About two million years ago, the land was already formed. One large land area reached out into the Pacific Ocean from the Asian continent. Only the South China, Sulu and Celebes basins remained as seas. But events were taking shape in the earth’s polar region, causing three successive ice ages which lowered sea levels by 100 meters (330 feet). Sheets of ice were forming over the vast areas of the middle latitude of the North American continent and over much of northwestern Eurasia. From these areas, the ice seems to have moved out slowly in all directions, but mostly southward. The ice sheets were formed from snow, which must have fallen in great quantities when the climate was not warm enough to melt it. The ice was so thick that only the highest mountain peaks were visible about it.

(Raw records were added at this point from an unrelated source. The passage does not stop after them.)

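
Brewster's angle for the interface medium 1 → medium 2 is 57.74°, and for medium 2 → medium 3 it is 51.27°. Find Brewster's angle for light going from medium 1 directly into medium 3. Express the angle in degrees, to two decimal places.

θ_B ≈ 63.15°

Each Brewster angle gives a ratio: n₂/n₁ = tan 57.74° = 1.5843, n₃/n₂ = tan 51.27° = 1.2469.
n₃/n₁ = 1.9754. Then tan θ_B(1→3) = n₃/n₁, so θ_B(1→3) = arctan(1.9754) = 63.15°.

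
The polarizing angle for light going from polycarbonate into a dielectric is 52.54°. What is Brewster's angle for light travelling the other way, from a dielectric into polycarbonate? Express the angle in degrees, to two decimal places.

θ_B' ≈ 37.46°

The two Brewster angles are complementary: θ_B' = 90° − θ_B = 90° − 52.54° = 37.46°.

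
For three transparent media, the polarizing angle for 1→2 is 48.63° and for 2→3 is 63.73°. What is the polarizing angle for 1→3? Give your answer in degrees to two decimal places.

n₂/n₁ = tan 48.63° = 1.1355 and n₃/n₂ = tan 63.73° = 2.0260.
So n₃/n₁ = (n₂/n₁)(n₃/n₂) = 1.1355 × 2.0260 = 2.3005.
θ_B(1→3) = arctan(2.3005) = 66.51°.

θ_B ≈ 66.51°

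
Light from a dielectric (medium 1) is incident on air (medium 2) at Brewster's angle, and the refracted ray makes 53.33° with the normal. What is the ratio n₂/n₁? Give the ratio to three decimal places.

n₂/n₁ ≈ 0.745

θ_B + θ_t = 90°, so θ_B = 90° − 53.33° = 36.67°.
tan θ_B = n₂/n₁, so n₂/n₁ = tan 36.67° = 0.745.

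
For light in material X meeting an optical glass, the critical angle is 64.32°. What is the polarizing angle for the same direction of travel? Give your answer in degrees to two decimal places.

At the critical angle sin θ_c = n₂/n₁, giving n₂/n₁ = sin 64.32° = 0.9012.
Then tan θ_B = n₂/n₁ = 0.9012, so θ_B = arctan 0.9012 = 42.03°.

θ_B ≈ 42.03°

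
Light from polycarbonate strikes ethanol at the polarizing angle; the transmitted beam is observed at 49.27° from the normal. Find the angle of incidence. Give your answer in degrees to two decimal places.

θ_B ≈ 40.73°

Brewster's condition makes the reflected and refracted beams perpendicular: θ_B + θ_t = 90°.
θ_B = 90° − 49.27° = 40.73°.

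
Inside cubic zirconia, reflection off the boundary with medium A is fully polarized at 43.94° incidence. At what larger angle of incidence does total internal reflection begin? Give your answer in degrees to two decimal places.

θ_c ≈ 74.51°

n₂/n₁ = tan 43.94° = 0.9637; the critical angle satisfies sin θ_c = n₂/n₁.
θ_c = arcsin(0.9637) = 74.51°.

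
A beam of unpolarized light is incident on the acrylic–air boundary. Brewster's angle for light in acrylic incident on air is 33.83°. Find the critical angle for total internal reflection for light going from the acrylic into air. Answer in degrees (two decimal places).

θ_c ≈ 42.08°

tan θ_B = n₂/n₁ = tan 33.83° = 0.6702.
Total internal reflection: sin θ_c = n₂/n₁ = 0.6702.
θ_c = arcsin(0.6702) = 42.08°.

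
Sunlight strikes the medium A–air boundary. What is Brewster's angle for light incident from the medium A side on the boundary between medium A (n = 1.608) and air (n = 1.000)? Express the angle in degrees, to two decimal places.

Here n₂/n₁ = 1.000/1.608 = 0.6219, and Brewster's law gives tan θ_B = n₂/n₁.
θ_B = arctan(0.6219) = 31.88°.

θ_B ≈ 31.88°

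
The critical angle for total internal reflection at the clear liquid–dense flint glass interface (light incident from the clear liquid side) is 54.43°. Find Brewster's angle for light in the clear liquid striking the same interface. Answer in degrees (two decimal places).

θ_B ≈ 39.13°

n₂/n₁ = sin θ_c = sin 54.43° = 0.8134.
tan θ_B equals the same ratio, so θ_B = arctan(0.8134) = 39.13°.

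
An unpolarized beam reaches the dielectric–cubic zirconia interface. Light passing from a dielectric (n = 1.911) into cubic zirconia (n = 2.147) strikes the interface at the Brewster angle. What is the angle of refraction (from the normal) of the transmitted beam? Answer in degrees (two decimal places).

θ_t ≈ 41.67°

tan θ_B = n₂/n₁ = 2.147/1.911 = 1.1235, so θ_B = 48.33°.
The refracted ray is perpendicular to the reflected ray, so θ_t = 90° − θ_B = 41.67°.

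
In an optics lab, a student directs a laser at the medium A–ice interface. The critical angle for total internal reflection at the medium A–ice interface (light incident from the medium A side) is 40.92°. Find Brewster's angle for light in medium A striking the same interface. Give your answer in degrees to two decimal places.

θ_B ≈ 33.22°

At the critical angle sin θ_c = n₂/n₁, giving n₂/n₁ = sin 40.92° = 0.6550.
Then tan θ_B = n₂/n₁ = 0.6550, so θ_B = arctan 0.6550 = 33.22°.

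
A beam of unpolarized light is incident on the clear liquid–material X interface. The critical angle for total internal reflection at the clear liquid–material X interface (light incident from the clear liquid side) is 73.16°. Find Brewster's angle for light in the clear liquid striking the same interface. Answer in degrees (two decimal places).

θ_B ≈ 43.74°

At the critical angle sin θ_c = n₂/n₁, giving n₂/n₁ = sin 73.16° = 0.9571.
Then tan θ_B = n₂/n₁ = 0.9571, so θ_B = arctan 0.9571 = 43.74°.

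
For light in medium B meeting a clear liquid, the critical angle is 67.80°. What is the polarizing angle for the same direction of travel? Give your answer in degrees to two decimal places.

θ_B ≈ 42.80°

n₂/n₁ = sin θ_c = sin 67.80° = 0.9259.
tan θ_B equals the same ratio, so θ_B = arctan(0.9259) = 42.80°.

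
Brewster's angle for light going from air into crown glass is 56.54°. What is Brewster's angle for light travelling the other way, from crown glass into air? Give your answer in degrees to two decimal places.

Reversing the direction swaps n₁ and n₂, so tan θ_B' = 1/tan θ_B and θ_B' = 90° − θ_B.
Hence θ_B' = 90° − 56.54° = 33.46°.

θ_B' ≈ 33.46°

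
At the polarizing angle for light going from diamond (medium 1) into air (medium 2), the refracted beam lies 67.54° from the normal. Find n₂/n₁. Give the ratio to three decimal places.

θ_B + θ_t = 90°, so θ_B = 90° − 67.54° = 22.46°.
tan θ_B = n₂/n₁, so n₂/n₁ = tan 22.46° = 0.413.

n₂/n₁ ≈ 0.413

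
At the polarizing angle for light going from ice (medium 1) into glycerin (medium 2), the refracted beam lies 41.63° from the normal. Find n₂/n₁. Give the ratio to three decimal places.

n₂/n₁ ≈ 1.125

At Brewster incidence θ_B = 90° − θ_t = 90° − 41.63° = 48.37°.
Then n₂/n₁ = tan θ_B = tan 48.37° = 1.125.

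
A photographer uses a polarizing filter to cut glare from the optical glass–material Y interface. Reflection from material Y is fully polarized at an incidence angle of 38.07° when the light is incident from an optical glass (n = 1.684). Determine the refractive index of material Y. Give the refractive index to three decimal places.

Brewster's law: tan θ_B = n₂/n₁ (light incident in an optical glass, refracted into material Y).
n₂ = n₁ tan θ_B = 1.684 × tan 38.07° = 1.319.

n ≈ 1.319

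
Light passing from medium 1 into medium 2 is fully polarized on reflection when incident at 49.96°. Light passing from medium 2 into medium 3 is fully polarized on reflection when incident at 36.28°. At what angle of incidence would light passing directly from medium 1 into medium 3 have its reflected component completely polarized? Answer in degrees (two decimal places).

tan θ_B(1→2) = n₂/n₁ = tan 49.96° = 1.1901.
tan θ_B(2→3) = n₃/n₂ = tan 36.28° = 0.7340.
n₃/n₁ = 0.8736. Then tan θ_B(1→3) = n₃/n₁, so θ_B(1→3) = arctan(0.8736) = 41.14°.

θ_B ≈ 41.14°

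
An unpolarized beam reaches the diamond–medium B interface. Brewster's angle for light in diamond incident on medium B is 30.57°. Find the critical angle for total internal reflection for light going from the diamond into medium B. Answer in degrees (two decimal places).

θ_c ≈ 36.21°

From Brewster, n₂/n₁ = tan θ_B = tan 30.57° = 0.5907.
Then sin θ_c = n₂/n₁ = 0.5907, so θ_c = arcsin 0.5907 = 36.21°.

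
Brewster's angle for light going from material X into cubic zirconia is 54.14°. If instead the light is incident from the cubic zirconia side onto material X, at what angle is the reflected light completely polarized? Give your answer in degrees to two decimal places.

θ_B' ≈ 35.86°

tan θ_B' = n₁/n₂ = 1/tan θ_B, so θ_B' = 90° − θ_B.
θ_B' = 90° − 54.14° = 35.86°.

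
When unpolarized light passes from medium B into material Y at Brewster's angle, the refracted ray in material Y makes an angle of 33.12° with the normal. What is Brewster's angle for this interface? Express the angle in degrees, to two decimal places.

θ_B ≈ 56.88°

Brewster's condition makes the reflected and refracted beams perpendicular: θ_B + θ_t = 90°.
So θ_B = 90° − θ_t = 90° − 33.12° = 56.88°.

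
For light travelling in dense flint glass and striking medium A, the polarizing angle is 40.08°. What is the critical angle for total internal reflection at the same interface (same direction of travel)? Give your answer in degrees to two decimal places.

tan θ_B = n₂/n₁ = tan 40.08° = 0.8415.
Total internal reflection: sin θ_c = n₂/n₁ = 0.8415.
θ_c = arcsin(0.8415) = 57.30°.

θ_c ≈ 57.30°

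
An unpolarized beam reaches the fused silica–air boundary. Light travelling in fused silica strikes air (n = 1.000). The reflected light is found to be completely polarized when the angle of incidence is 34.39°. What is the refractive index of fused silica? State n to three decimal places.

Brewster's law: tan θ_B = n₂/n₁ (light incident in fused silica, refracted into air).
n₁ = n₂ / tan θ_B = 1.000 / tan 34.39° = 1.461.

n ≈ 1.461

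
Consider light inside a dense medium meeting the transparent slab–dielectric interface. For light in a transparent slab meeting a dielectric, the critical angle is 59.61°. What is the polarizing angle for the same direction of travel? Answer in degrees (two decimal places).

At the critical angle sin θ_c = n₂/n₁, giving n₂/n₁ = sin 59.61° = 0.8626.
Then tan θ_B = n₂/n₁ = 0.8626, so θ_B = arctan 0.8626 = 40.78°.

θ_B ≈ 40.78°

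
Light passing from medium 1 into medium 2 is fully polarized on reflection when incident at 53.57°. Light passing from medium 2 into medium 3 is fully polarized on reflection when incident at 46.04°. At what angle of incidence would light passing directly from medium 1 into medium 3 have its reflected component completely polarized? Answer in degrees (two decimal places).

θ_B ≈ 54.56°

n₂/n₁ = tan 53.57° = 1.3549 and n₃/n₂ = tan 46.04° = 1.0370.
So n₃/n₁ = (n₂/n₁)(n₃/n₂) = 1.3549 × 1.0370 = 1.4050.
θ_B(1→3) = arctan(1.4050) = 54.56°.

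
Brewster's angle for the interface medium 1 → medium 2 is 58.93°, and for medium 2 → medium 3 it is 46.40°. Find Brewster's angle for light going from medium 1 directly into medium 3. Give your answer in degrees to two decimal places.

θ_B ≈ 60.15°

n₂/n₁ = tan 58.93° = 1.6597 and n₃/n₂ = tan 46.40° = 1.0501.
n₃/n₁ = 1.7428. Then tan θ_B(1→3) = n₃/n₁, so θ_B(1→3) = arctan(1.7428) = 60.15°.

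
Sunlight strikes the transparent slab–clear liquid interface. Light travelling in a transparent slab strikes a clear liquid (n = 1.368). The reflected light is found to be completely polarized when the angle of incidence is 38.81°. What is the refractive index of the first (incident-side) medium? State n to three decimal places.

n ≈ 1.701

Full polarization of the reflected beam means tan θ_B = n₂/n₁, where n₁ is the incident medium (a transparent slab).
n₁ = n₂ / tan θ_B = 1.368 / tan 38.81° = 1.701.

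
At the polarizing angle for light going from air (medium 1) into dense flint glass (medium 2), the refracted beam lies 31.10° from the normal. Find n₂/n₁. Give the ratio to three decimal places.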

The ice age consisted of several glacial epochs, separated by epochs of milder climate during which the ice sheets were reduced or disappeared all together. During the last 65,000,000 years of Earth history, the Earth began a slow cooling period as early as 30,000,000 years ago during the Cenozoic Era, followed by the Pleistocene Epoch. The Pleistocene Epoch is the geological span of time that began 2,500,000 years ago and ended with the last glacial epoch some 10,000 years ago, with the beginning of the Holocene Epoch.
During the Pleistocene Epoch, great changes were taking place on the continents with the melting of the ice at least four or five times producing vast quantities of water which formed into lakes wherever basins were present. It also left a thick deposit of debris, called “drift” on the surface which it had covered. The drift consisted of rocks and earthly debris which the ice had scraped and broken off from the land over which it passed. The uneven spreading of the drift and the erosion of the ice left many depressions without outlets in the surface and in these depressions lakes, ponds, and marshes were formed of the large areas where once were covered by ice sheets. Thus arose most of the lakes, ponds, and marshes of the great area of millions of square miles covered by the ice sheets of North America.
In addition to the lakes, the melting ice sheets left the surface strewn with boulders of various kinds of rock, some of them of great size. Some of them had been transported hundreds of miles from the places where the ice broke them from the bedrock. Has anyone wondered how the huge rock called “Lion’s Head” in Baguio in the Mountain Province got there? It must have been transported there during the interglacial period.
Some of the lakes occupy basins made by the damming of river valleys by drift which the ice left. The many waterfalls within the area covered by the ice, both in the east and west, were in most cases due to changes of drainage caused by the great glacier. Many of the earlier valleys were filled by the deposits made by the ice, and when the ice sheet melted, the surface waters sought new courses or formed marshes which developed into shallow basins. In the glaciated area there were many peat beds, formed in marshes which developed in shallow basins in the surface after the ice sheet melted.